Messing with the Ending
On the return roadtrip on my little Treo 700P, my mind wanders.Recently I saw all three Lord of the Rings films. In the cinema, the story, the effects and one very fine elf dazzled me.
Seeing it again, this time on the small screen, I noticed problems with the films I previously missed.
First let me say I adore JRR Tolkien and feel that director Peter Jackson did breathtaking work. That said, both Tolkien and Jackson have their flaws.
In reading the books, I always notice that Tolkien portrays the bad guys as people (or creatures) of color or else working class cockney stiffs. The greater the virtue of the character, the whiter they appear and the posher they sound.
Jackson replicates and expands on this. He also plays up all the phallic imagery of towers and swords. Aragon has the largest, thus once he whips it out, he becomes king.
To Jackson's credit, he does expand the roles of heroic women.
But Jackson's greatest flaw is how he ends the film with a return to the pristine and untouched Shire.
The book instead has the hobbits encountering evil in the heatland, evil they have to drive out.
Jackson did not like this ending.
But how I looked forward to Merry and Pippen, after doing battle for everyone and their drawf uncle, coming home to cleanse the land of evil.
Seems realistic particularly in the world of activism. We face injustice & ugliness in the world. But so often we face the same in our own families and ourselves.
Jackson's vision though reinforces the idea that injustice and oppression come from without and happens in a distant land. "That could never happen here."
But it does all the time within the queer community, within progressive liberal white churches, with the very products we buy.
The light that we receive not only illuminates the crooked in the "oppressor" but also exposes the injustice that comes from our own actions.
The world is not as simple as the Good vs. the Evil. That happens only in the movies, oh and politics..
7 Comments:
ah yes, legolas is one good looking elf. and i am still mad that jackson messed up one of my favourite moments:
the people of minas tirith are fighting and they see more ships with black sails entering their harbour. they loose hope for a moment but then the sails change to white and they know the king (aragorn) has returned. and what happend with that in the movie. Aragorn jumps out of a boat, slaughter some uruk-hai and it´s over.
Odd that you should bring this up... I've not read the books (I intend to soon), but I just barely watched the entire trilogy a few days ago and I also noticed that the good guys were all lily-white and the bad guys were varying colors & seemingly non-white ethnicities. I definitely want to read the books now.
Oh you should, the books are soo good, especially in english. Well duh, not much of a choice for you but still,being swedish, I do prefer reading them in english.
I've never been able to read the books. Too tough. And I studied literature at Uni.
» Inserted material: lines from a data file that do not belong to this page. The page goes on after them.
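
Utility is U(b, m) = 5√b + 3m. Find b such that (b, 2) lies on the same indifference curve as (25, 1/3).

b = 16

U(25, 1/3) = 26.
Set U(b, 2) = 26 and solve.
With m = 2: 5√b = 26 − 3·2 = 20, so √b = 4 and b = 16.
Check: U(16, 2) = 26.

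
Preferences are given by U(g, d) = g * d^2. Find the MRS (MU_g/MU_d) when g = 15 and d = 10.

MU_g = d^2 and MU_d = 2·g·d.
MRS = MU_g/MU_d = (1/2)·d/g.
At (15, 10): MRS = 1/3.
So at (15, 10) the consumer would give up 1/3 units of d for one more unit of g.

MRS = 1/3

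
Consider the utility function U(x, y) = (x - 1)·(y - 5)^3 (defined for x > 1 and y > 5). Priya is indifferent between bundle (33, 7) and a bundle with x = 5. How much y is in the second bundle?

y = 9

U(33, 7) = 256.
Set U(5, y) = 256 and solve.
With x = 5: (5 − 1) = 4, so (y − 5)^3 = 256/4 = 64.
Taking the cube root (with y > 5): y − 5 = 4, so y = 9.
Check: U(5, 9) = 256.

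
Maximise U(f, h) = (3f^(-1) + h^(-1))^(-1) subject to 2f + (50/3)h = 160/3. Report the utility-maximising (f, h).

For CES with ρ = -1, MRS = (3/1)·(h/f)^2.
Tangency: set MRS = p_f/p_h = 2/(50/3) = 3/25.
So (h/f)^2 = 1/25; taking the square root, h/f = 0.2, i.e. h = 0.2·f.
Substitute into the budget 2·f + (50/3)·h = 160/3: (16/3)·f = 160/3, so f* = 10 and h* = 0.2·10 = 2.

f* = 10, h* = 2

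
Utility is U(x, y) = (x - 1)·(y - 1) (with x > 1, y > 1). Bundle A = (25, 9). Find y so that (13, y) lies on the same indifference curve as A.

y = 17

U(25, 9) = 192.
Set U(13, y) = 192 and solve.
With x = 13: (13 − 1) = 12, so (y − 1) = 192/12 = 16.
So y = 1 + 16 = 17.
Check: U(13, 17) = 192.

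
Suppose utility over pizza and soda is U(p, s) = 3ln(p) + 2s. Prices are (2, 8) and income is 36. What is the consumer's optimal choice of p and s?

MU_p = 3/p, MU_s = 2.
MRS = 3/p ÷ 2.
Tangency: set MRS = p_p/p_s = 2/8 = 0.25.
MRS depends only on p: 1.5/p = 0.25 ⇒ p* = 1.5/0.25 = 6.
From the budget, 8·s = 36 − 2·6 = 24, so s* = 3.

p* = 6, s* = 3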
Anyway, yes, good points Peterson. Some of the morality in LOTR is pretty dubious. What annoys me about the ending is Sam's tragic marriage, I mean, the girl doesn't even get a single line (no, not in the extended version either), and the shots of him and his happy family are so clearly slightly off...
I'm sure they're happy, but I can't shake the feeling that he'd have been happier with Frodo. And maybe Frodo wouldn't have felt so lonely and out of place either, if Sam had stuck with him. But no, of course it could never have been like that.
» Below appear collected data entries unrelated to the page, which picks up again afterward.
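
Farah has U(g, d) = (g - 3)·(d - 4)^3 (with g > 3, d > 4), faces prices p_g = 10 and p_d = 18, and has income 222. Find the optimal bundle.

g* = 6, d* = 9

MU_g = (d−4)^3, MU_d = 3·(g−3)·(d−4)^2.
MRS = (1/3)·(d−4)/(g−3).
Tangency: set MRS = p_g/p_d = 10/18 = 5/9.
So (1/3)·(d − 4)/(g − 3) = 5/9, i.e. (d − 4) = (5/3)·(g − 3).
Rewrite the budget in excess-of-subsistence terms: 10·(g − 3) + 18·(d − 4) = 222 − 10·3 − 18·4 = 120.
Substituting, 40·(g − 3) = 120, so g − 3 = 3 and g* = 6.
Then d − 4 = (5/3)·3 = 5, so d* = 9.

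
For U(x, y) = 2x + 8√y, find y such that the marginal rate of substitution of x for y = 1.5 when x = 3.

MU_x = 2, MU_y = 8/(2√y).
MRS = 2 ÷ (8/(2√y)).
MRS depends only on y: 0.5·√y = 1.5 ⇒ √y = 1.5/0.5 = 3 ⇒ y = 9.

y = 9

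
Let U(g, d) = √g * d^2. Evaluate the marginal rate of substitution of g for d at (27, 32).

MU_g = 0.5·g^(-0.5)·d^2 and MU_d = 2·√g·d.
MRS = MU_g/MU_d = (0.25)·d/g.
At (27, 32): MRS = 8/27.
That is, one extra unit of g is worth 8/27 units of d at the margin.

MRS = 8/27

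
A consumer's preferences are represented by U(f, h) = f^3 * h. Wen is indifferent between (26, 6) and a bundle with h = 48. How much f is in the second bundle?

U(26, 6) = 105456.
Set U(f, 48) = 105456 and solve.
With h = 48: f^3 = 105456/48 = 2197; taking the cube root, f = 13.
Check: U(13, 48) = 105456.

f = 13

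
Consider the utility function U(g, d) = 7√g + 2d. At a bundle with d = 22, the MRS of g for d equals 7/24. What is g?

MU_g = 7/(2√g), MU_d = 2.
MRS = 7/(2√g) ÷ 2.
MRS depends only on g: 1.75/√g = 7/24 ⇒ √g = 1.75/(7/24) = 6 ⇒ g = 36.

g = 36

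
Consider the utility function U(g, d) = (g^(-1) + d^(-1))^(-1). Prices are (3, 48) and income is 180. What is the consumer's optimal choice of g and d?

g* = 12, d* = 3

For CES with ρ = -1, MRS = (d/g)^2.
Tangency: set MRS = p_g/p_d = 3/48 = 1/16.
So (d/g)^2 = 1/16; taking the square root, d/g = 0.25, i.e. d = 0.25·g.
Substitute into the budget 3·g + 48·d = 180: 15·g = 180, so g* = 12 and d* = 0.25·12 = 3.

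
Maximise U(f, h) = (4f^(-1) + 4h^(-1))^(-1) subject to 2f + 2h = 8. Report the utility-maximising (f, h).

f* = 2, h* = 2

For CES with ρ = -1, MRS = (h/f)^2.
Tangency: set MRS = p_f/p_h = 2/2 = 1.
So (h/f)^2 = 1; taking the square root, h/f = 1, i.e. h = f.
Substitute into the budget 2·f + 2·h = 8: 4·f = 8, so f* = 2 and h* = 2.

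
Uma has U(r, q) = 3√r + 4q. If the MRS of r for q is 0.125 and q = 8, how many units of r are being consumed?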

Legolas is OK, but, to be honest, I'm more partial to Pippin (yes, really).
Aragron "whipped it out". I missed that. I'll have to watch the movies again.
Tolkien did not set out to write allegory or allegorically. Perhaps another reader can correct me if I'm wrong, but I think that his intent was to create a British mythology since the isles had little to none. The stories are now over 60 years old, and few literary works of previous generations will look politically correct through our 21st century eye.
The movies, and Legolas, were beautiful, but the heart of the story is lost in the spectacle, I think. It is the simple things in life, such as the love that Sam and Frodo have for each other, that conquers evil.
I noticed the same thing.... that, and the fact that *all* the good guys have blue eyes, bugged me a lot way back in the first episode (as a matter of fact, at the time I mistankenly thought that that might have damaged its chances for winning the oscar).
I wouldn't blame only the director. All of the books of Tolkiens' ring series (including, The Hobbit), are also suspicious. In all of them the leit motive there are good bloods and races, and lesser races (the descriptions of darwes moral character in The Hobbit), and people whose blood ain't so pure anymore, and so on. I've often wondered if that had to do with the cultural milleu of Europe in those years.
About the ending, it could be read that way... I thought the director was just skimping on us because of time constraints (although I felt he lost a lot of time in the first movie, oh well....).
That being said, I would still watch the movies and read them books - I always found The Hobbit a riot, the trilogy and the trilogy a good read, granted that they are far denser.
(OT: Harry Potter, a far easier read, is certainly less racist, but I'm still undecided on whether on the whole the series is more morally sound).
Gabigab, I am no parent, but I've read the entire series through twice in the past year and did not notice anything that I would consider to be morally unsound. Though I am curious to hear your side of things and why you are questioning the moral value of the series.